1. We are an organization run by and for our members. We are not under the direction of paid staff, board of directors, or state agencies, and we are funded primarily by our members rather than by grants or major donors.

  2. We define a tenant as anyone who does not have control over their housing. For us, “tenants” includes unhoused tenants, tenants who are squatting, tenants inside the carceral punishment system, tenants in nursing homes, in university housing, and in state institutions.

  3. We fight for tenants, not for housing. We recognize that this is a crisis of tenancy, a crisis of our place in the overall system of social reproduction. Calling this a housing crisis benefits those who design, build, and profit from housing, not the people who live in it. Tenants are full political subjects who will not be liberated by secure housing alone.

  4. We are not a service organization; we are a movement organization. As such we practice and build solidarity ー not charity ー across buildings, neighborhoods, borders, and language barriers.

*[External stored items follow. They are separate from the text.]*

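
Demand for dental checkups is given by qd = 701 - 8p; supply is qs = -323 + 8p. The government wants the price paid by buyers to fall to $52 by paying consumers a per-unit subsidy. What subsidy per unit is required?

At a buyer price of 52, quantity demanded is 701 − 8·52 = 285.
Sellers supply 285 only when they receive ps with -323 + 8·ps = 285, i.e. ps = 76.
s = ps − pb = 76 − 52 = 24.

Required subsidy s = $24 per unit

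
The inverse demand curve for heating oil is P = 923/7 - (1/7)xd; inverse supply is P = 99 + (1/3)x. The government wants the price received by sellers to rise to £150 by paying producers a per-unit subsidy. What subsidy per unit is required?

At a seller price of 150, quantity supplied is -297 + 3·150 = 153.
Buyers absorb 153 only when they pay Pb = 923/7 − (1/7)·153 = 110.
s = Ps − Pb = 150 − 110 = 40.

Required subsidy s = £40 per unit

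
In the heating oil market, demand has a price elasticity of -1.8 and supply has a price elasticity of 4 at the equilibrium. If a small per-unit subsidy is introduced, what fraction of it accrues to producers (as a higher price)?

For a small subsidy around the equilibrium, the benefit split depends on the relative slopes, which at a point are proportional to the elasticities.
Buyer share = εs/(εs + |εd|) = 4/(4 + 1.8) = 20/29; seller share = |εd|/(εs + |εd|) = 9/29.
So producers capture 9/29 of the subsidy.

Producer share = 9/29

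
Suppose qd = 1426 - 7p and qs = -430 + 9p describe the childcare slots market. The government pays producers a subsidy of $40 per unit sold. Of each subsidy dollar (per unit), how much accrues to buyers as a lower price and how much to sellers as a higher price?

Pre-subsidy: 1426 - 7p = -430 + 9p gives p* = 116, q* = 614.
With the subsidy, sellers receive ps = pb + 40 for each unit, where pb is the price buyers pay.
Supply in terms of pb becomes qs = -430 + 9(pb + 40) = -70 + 9pb. Setting this equal to demand: 1426 - 7pb = -70 + 9pb, so pb = 93.5.
Sellers receive ps = 93.5 + 40 = 133.5; q' = 1426 − 7·93.5 = 771.5.
Buyers' price falls by p* − pb = 116 − 93.5 = 22.5; sellers' price rises by ps − p* = 133.5 − 116 = 17.5.

Buyers gain $22.5 per unit; sellers gain $17.5 per unit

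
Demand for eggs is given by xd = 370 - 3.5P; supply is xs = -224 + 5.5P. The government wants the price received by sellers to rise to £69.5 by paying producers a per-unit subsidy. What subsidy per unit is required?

Required subsidy s = £9 per unit

At a seller price of 69.5, quantity supplied is -224 + 5.5·69.5 = 158.25.
Buyers absorb 158.25 only when they pay Pb with 370 − 3.5·Pb = 158.25, i.e. Pb = 60.5.
s = Ps − Pb = 69.5 − 60.5 = 9.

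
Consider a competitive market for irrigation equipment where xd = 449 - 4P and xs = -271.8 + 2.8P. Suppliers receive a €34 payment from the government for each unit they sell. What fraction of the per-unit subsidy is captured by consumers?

Pre-subsidy: 449 - 4P = -271.8 + 2.8P gives P* = 106, x* = 25.
With the subsidy, sellers receive Ps = Pb + 34 for each unit, where Pb is the price buyers pay.
Supply in terms of Pb becomes xs = -271.8 + 2.8(Pb + 34) = -176.6 + 2.8Pb. Setting this equal to demand: 449 - 4Pb = -176.6 + 2.8Pb, so Pb = 92.
Sellers receive Ps = 92 + 34 = 126; x' = 449 − 4·92 = 81.
Buyers' price falls by P* − Pb = 106 − 92 = 14; sellers' price rises by Ps − P* = 126 − 106 = 20.
So consumers capture 14/34 = 7/17 of each unit of subsidy.

Consumer share = 7/17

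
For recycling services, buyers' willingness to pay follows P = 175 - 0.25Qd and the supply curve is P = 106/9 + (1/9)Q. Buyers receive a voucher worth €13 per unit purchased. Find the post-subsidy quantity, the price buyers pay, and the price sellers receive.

Q' = 488; buyers pay €53; sellers receive €66

Pre-subsidy: 175 - 0.25Q = 106/9 + (1/9)Q gives Q* = 452 and P* = 62.
With the rebate, buyers effectively pay Pb = Ps − 13, where Ps is the price sellers receive.
On the curves, Pb = 175 - 0.25Q and Ps = 106/9 + (1/9)Q; the wedge Ps − Pb = 13 gives 106/9 + (1/9)Q − (175 - 0.25Q) = 13, so Q' = 488.
Then Pb = 175 − 0.25·488 = 53 and Ps = 106/9 + (1/9)·488 = 66.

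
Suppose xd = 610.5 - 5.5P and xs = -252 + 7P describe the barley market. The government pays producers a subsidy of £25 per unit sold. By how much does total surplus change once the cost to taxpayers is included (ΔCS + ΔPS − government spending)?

Net change in total surplus = -£962.5

Pre-subsidy: 610.5 - 5.5P = -252 + 7P gives P* = 69, x* = 231.
With the subsidy, sellers receive Ps = Pb + 25 for each unit, where Pb is the price buyers pay.
Supply in terms of Pb becomes xs = -252 + 7(Pb + 25) = -77 + 7Pb. Setting this equal to demand: 610.5 - 5.5Pb = -77 + 7Pb, so Pb = 55.
Sellers receive Ps = 55 + 25 = 80; x' = 610.5 − 5.5·55 = 308.
ΔCS = ½(231 + 308)(69 − 55) = 3773; ΔPS = ½(231 + 308)(80 − 69) = 2964.5.
Government spending = 25 × 308 = 7700.
Net change = 3773 + 2964.5 − 7700 = -962.5. The loss equals the DWL triangle ½·25·77.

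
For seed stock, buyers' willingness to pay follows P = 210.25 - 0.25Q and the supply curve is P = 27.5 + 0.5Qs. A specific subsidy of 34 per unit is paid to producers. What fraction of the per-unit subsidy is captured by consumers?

Pre-subsidy: 210.25 - 0.25Q = 27.5 + 0.5Q gives Q* = 731/3 and P* = 448/3.
With the subsidy, sellers receive Ps = Pb + 34 for each unit, where Pb is the price buyers pay.
On the curves, Pb = 210.25 - 0.25Q and Ps = 27.5 + 0.5Q; the wedge Ps − Pb = 34 gives 27.5 + 0.5Q − (210.25 - 0.25Q) = 34, so Q' = 289.
Then Pb = 210.25 − 0.25·289 = 138 and Ps = 27.5 + 0.5·289 = 172.
Buyers' price falls by P* − Pb = 448/3 − 138 = 34/3; sellers' price rises by Ps − P* = 172 − 448/3 = 68/3.
So consumers capture (34/3)/34 = 1/3 of each unit of subsidy.

Consumer share = 1/3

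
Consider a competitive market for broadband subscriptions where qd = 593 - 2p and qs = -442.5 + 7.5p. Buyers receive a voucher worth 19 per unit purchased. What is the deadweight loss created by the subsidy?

Deadweight loss = 285

Pre-subsidy: 593 - 2p = -442.5 + 7.5p gives p* = 109, q* = 375.
With the rebate, buyers effectively pay pb = ps − 19, where ps is the price sellers receive.
Demand in terms of ps becomes qd = 593 − 2(ps − 19) = 631 - 2ps. Setting this equal to supply: 631 - 2ps = -442.5 + 7.5ps, so ps = 113.
Buyers pay pb = 113 − 19 = 94; q' = -442.5 + 7.5·113 = 405.
The subsidy expands output by 405 − 375 = 30 past the efficient level; on those units the gap between marginal cost and willingness to pay runs from 0 up to 19.
DWL = ½ × 19 × 30 = 285.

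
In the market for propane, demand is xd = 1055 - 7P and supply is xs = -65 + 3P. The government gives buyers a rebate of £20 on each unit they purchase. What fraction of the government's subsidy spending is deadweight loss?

Pre-subsidy: 1055 - 7P = -65 + 3P gives P* = 112, x* = 271.
With the rebate, buyers effectively pay Pb = Ps − 20, where Ps is the price sellers receive.
Demand in terms of Ps becomes xd = 1055 − 7(Ps − 20) = 1195 - 7Ps. Setting this equal to supply: 1195 - 7Ps = -65 + 3Ps, so Ps = 126.
Buyers pay Pb = 126 − 20 = 106; x' = -65 + 3·126 = 313.
ΔCS = ½(271 + 313)(112 − 106) = 1752; ΔPS = ½(271 + 313)(126 − 112) = 4088.
Government spending = 20 × 313 = 6260.
DWL = ½ × 20 × (313 − 271) = 420; fraction = 420 / 6260 = 21/313.

DWL / government spending = 21/313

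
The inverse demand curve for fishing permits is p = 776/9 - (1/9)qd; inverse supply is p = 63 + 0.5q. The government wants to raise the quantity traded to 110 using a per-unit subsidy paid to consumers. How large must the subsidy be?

Required subsidy s = 44 per unit

At q = 110, from the demand curve buyers pay pb = 776/9 − (1/9)·110 = 74; from the supply curve sellers need ps = 63 + 0.5·110 = 118.
The subsidy must fill the gap: s = ps − pb = 118 − 74 = 44.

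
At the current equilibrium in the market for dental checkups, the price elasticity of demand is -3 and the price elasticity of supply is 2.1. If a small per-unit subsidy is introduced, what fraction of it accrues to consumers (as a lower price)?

For a small subsidy around the equilibrium, the benefit split depends on the relative slopes, which at a point are proportional to the elasticities.
Buyer share = εs/(εs + |εd|) = 2.1/(2.1 + 3) = 7/17; seller share = |εd|/(εs + |εd|) = 10/17.

Consumer share = 7/17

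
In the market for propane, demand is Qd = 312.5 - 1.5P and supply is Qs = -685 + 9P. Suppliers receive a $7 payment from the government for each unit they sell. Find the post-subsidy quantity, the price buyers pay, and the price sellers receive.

Pre-subsidy: 312.5 - 1.5P = -685 + 9P gives P* = 95, Q* = 170.
With the subsidy, sellers receive Ps = Pb + 7 for each unit, where Pb is the price buyers pay.
Supply in terms of Pb becomes Qs = -685 + 9(Pb + 7) = -622 + 9Pb. Setting this equal to demand: 312.5 - 1.5Pb = -622 + 9Pb, so Pb = 89.
Sellers receive Ps = 89 + 7 = 96; Q' = 312.5 − 1.5·89 = 179.

Q' = 179; buyers pay $89; sellers receive $96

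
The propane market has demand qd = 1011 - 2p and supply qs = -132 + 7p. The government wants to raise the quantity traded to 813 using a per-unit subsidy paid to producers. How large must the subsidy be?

Required subsidy s = 36 per unit

At q = 813, invert demand for the buyer price: pb = (1011 − 813)/2 = 99; invert supply for the seller price: ps = (813 − (-132))/7 = 135.
The subsidy must fill the gap: s = ps − pb = 135 − 99 = 36.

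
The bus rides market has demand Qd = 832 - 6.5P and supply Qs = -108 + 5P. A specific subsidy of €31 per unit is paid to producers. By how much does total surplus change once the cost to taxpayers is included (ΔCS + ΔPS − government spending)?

Net change in total surplus = -62465/46

Pre-subsidy: 832 - 6.5P = -108 + 5P gives P* = 1880/23, Q* = 6916/23.
With the subsidy, sellers receive Ps = Pb + 31 for each unit, where Pb is the price buyers pay.
Supply in terms of Pb becomes Qs = -108 + 5(Pb + 31) = 47 + 5Pb. Setting this equal to demand: 832 - 6.5Pb = 47 + 5Pb, so Pb = 1570/23.
Sellers receive Ps = 1570/23 + 31 = 2283/23; Q' = 832 − 6.5·(1570/23) = 8931/23.
ΔCS = ½(6916/23 + 8931/23)(1880/23 − 1570/23) = 106795/23; ΔPS = ½(6916/23 + 8931/23)(2283/23 − 1880/23) = 277667/46.
Government spending = 31 × 8931/23 = 276861/23.
Net change = 106795/23 + 277667/46 − 276861/23 = -62465/46. The loss equals the DWL triangle ½·31·2015/23.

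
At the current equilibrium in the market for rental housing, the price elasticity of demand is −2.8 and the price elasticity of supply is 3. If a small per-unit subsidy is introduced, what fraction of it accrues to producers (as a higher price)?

For a small subsidy around the equilibrium, the benefit split depends on the relative slopes, which at a point are proportional to the elasticities.
Buyer share = εs/(εs + |εd|) = 3/(3 + 2.8) = 15/29; seller share = |εd|/(εs + |εd|) = 14/29.
So producers capture 14/29 of the subsidy.

Producer share = 14/29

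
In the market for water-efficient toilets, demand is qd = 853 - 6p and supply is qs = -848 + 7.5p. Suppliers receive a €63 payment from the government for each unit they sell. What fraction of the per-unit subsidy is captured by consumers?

Consumer share = 5/9

Pre-subsidy: 853 - 6p = -848 + 7.5p gives p* = 126, q* = 97.
With the subsidy, sellers receive ps = pb + 63 for each unit, where pb is the price buyers pay.
Supply in terms of pb becomes qs = -848 + 7.5(pb + 63) = -375.5 + 7.5pb. Setting this equal to demand: 853 - 6pb = -375.5 + 7.5pb, so pb = 91.
Sellers receive ps = 91 + 63 = 154; q' = 853 − 6·91 = 307.
Buyers' price falls by p* − pb = 126 − 91 = 35; sellers' price rises by ps − p* = 154 − 126 = 28.
So consumers capture 35/63 = 5/9 of each unit of subsidy.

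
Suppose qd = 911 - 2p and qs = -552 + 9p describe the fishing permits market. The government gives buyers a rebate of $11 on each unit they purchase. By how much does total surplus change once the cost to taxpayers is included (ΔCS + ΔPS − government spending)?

Pre-subsidy: 911 - 2p = -552 + 9p gives p* = 133, q* = 645.
With the rebate, buyers effectively pay pb = ps − 11, where ps is the price sellers receive.
Demand in terms of ps becomes qd = 911 − 2(ps − 11) = 933 - 2ps. Setting this equal to supply: 933 - 2ps = -552 + 9ps, so ps = 135.
Buyers pay pb = 135 − 11 = 124; q' = -552 + 9·135 = 663.
ΔCS = ½(645 + 663)(133 − 124) = 5886; ΔPS = ½(645 + 663)(135 − 133) = 1308.
Government spending = 11 × 663 = 7293.
Net change = 5886 + 1308 − 7293 = -99. The loss equals the DWL triangle ½·11·18.

Net change in total surplus = -$99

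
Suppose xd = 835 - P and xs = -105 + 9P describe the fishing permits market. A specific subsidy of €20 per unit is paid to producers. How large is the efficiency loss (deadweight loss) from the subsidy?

Deadweight loss = €180

Pre-subsidy: 835 - P = -105 + 9P gives P* = 94, x* = 741.
With the subsidy, sellers receive Ps = Pb + 20 for each unit, where Pb is the price buyers pay.
Supply in terms of Pb becomes xs = -105 + 9(Pb + 20) = 75 + 9Pb. Setting this equal to demand: 835 - Pb = 75 + 9Pb, so Pb = 76.
Sellers receive Ps = 76 + 20 = 96; x' = 835 − 1·76 = 759.
The subsidy expands output by 759 − 741 = 18 past the efficient level; on those units the gap between marginal cost and willingness to pay runs from 0 up to 20.
DWL = ½ × 20 × 18 = 180.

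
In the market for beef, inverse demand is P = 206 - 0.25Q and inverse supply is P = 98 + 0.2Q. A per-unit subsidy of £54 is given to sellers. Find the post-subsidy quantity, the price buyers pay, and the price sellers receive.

Q' = 360; buyers pay £116; sellers receive £170

Pre-subsidy: 206 - 0.25Q = 98 + 0.2Q gives Q* = 240 and P* = 146.
With the subsidy, sellers receive Ps = Pb + 54 for each unit, where Pb is the price buyers pay.
On the curves, Pb = 206 - 0.25Q and Ps = 98 + 0.2Q; the wedge Ps − Pb = 54 gives 98 + 0.2Q − (206 - 0.25Q) = 54, so Q' = 360.
Then Pb = 206 − 0.25·360 = 116 and Ps = 98 + 0.2·360 = 170.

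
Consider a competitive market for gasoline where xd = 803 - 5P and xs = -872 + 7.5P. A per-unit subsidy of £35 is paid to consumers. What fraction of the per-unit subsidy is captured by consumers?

Consumer share = 0.6

Pre-subsidy: 803 - 5P = -872 + 7.5P gives P* = 134, x* = 133.
With the rebate, buyers effectively pay Pb = Ps − 35, where Ps is the price sellers receive.
Demand in terms of Ps becomes xd = 803 − 5(Ps − 35) = 978 - 5Ps. Setting this equal to supply: 978 - 5Ps = -872 + 7.5Ps, so Ps = 148.
Buyers pay Pb = 148 − 35 = 113; x' = -872 + 7.5·148 = 238.
Buyers' price falls by P* − Pb = 134 − 113 = 21; sellers' price rises by Ps − P* = 148 − 134 = 14.
So consumers capture 21/35 = 0.6 of each unit of subsidy.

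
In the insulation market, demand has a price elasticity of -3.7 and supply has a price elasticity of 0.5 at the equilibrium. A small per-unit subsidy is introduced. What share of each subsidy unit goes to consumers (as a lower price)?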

    Soviet housing poster, after 1950

  5. We assert that the interests of landlords and tenants are fundamentally irreconcilable, and we reject any policy that attempts to paper over this conflict. While we do not rule out on principle the possibility of temporary truces and agreements between landlord and tenant, we advocate for a strategy of class struggle. Our overall political orientation consists of opposing strategies that encourage collaboration between class enemies.

  6. We fight gentrification so that tenants can remain in their longtime communities and support networks. We define gentrification as “the displacement and replacement of the poor for profit,” and we understand that it is purposeful and produced. Because Black and brown communities are specifically targeted for displacement, we view the fight against gentrification as one component of the larger struggle against systemic racism. Those who benefit from gentrification, including landlords, developers, and lenders, and those who manage it, including the police and politicians, are highly organized and need to be met with an organized, militant tenant movement.

  7. We stand in solidarity with tenants in struggle around the world. We insist that tenants share interests across borders and we seek to build tenant power accordingly. We strive to adhere to an internationalist and anti-imperialist orientation in words and deeds.

  8. We support demands for Land Back by Indigenous peoples. Indigenous communities are some of the most deeply affected by the tenant crisis. The system of capitalism and private land ownership in “North America” is dependent on the ongoing theft of Indigenous lands and genocide of Indigenous peoples. Indigenous communities bring cultural knowledge necessary to our movement regarding kinship, community, and our relationship to land and place.

    Sectional view of a parisian building in the 19th century, showing the different living conditions of the tenants on each floor.

  9. We support demands for reparations for descendants of enslaved Black people. We recognize that slavery and ensuing racist practices across centuries shape the conditions that tenants experience in the present.

  10. We support fighting for anti-discrimination in housing practices for those who identify as LGBTQIA2S+.

  11. We are committed to language justice and aspire to create fully language-accessible spaces. We believe everyone has the right to understand and be understood in the language in which they are most comfortable and that language justice is everyone’s responsibility.

  12. We organize democratically and we are committed to fighting oppressive behavior and systems in and outside our ranks. We seek a membership and leadership that reflects the people most impacted by the crisis. We are engaged in an active struggle against the forces of systemic oppression within our communities which restrict access to resources, education, healthcare, and housing for marginalized groups of people. Within our unions we commit to learning how to deconstruct oppression and oppressive ways of working. We are bringing tenants together across lines of race, class, gender, gender identity, orientation, ability, age, etc.

  13. We recognize the specific harm that landlords do against disabled tenants. The contemporary concept of disability is one of the most insidious silent mechanisms of capitalist control. Disability exists as a filter to separate the “productive” from the “unproductive”, the deserving from undeserving. This includes physical, cognitive, intellectual, neurodivergent, or any other impairment-related condition. This applies to you even if the state doesn’t categorize you as having a disability. Those deemed disabled are left at the mercy of capricious functionaries and self-serving capitalists to decide whether they are worthy of things like accommodation, income, privacy, independence, and housing. The material needs of disabled tenants (such as service animals, or accessibility modifications) offer landlords a form of discrimination and a tool of intimidation not available to them with other tenants. For example, landlords often remove reasonable accommodations or outright refuse to implement them with no reason given. The needs of disabled tenants are legitimate. We strive to make TCSD an accessible organization to all tenants, regardless of any potential impairment.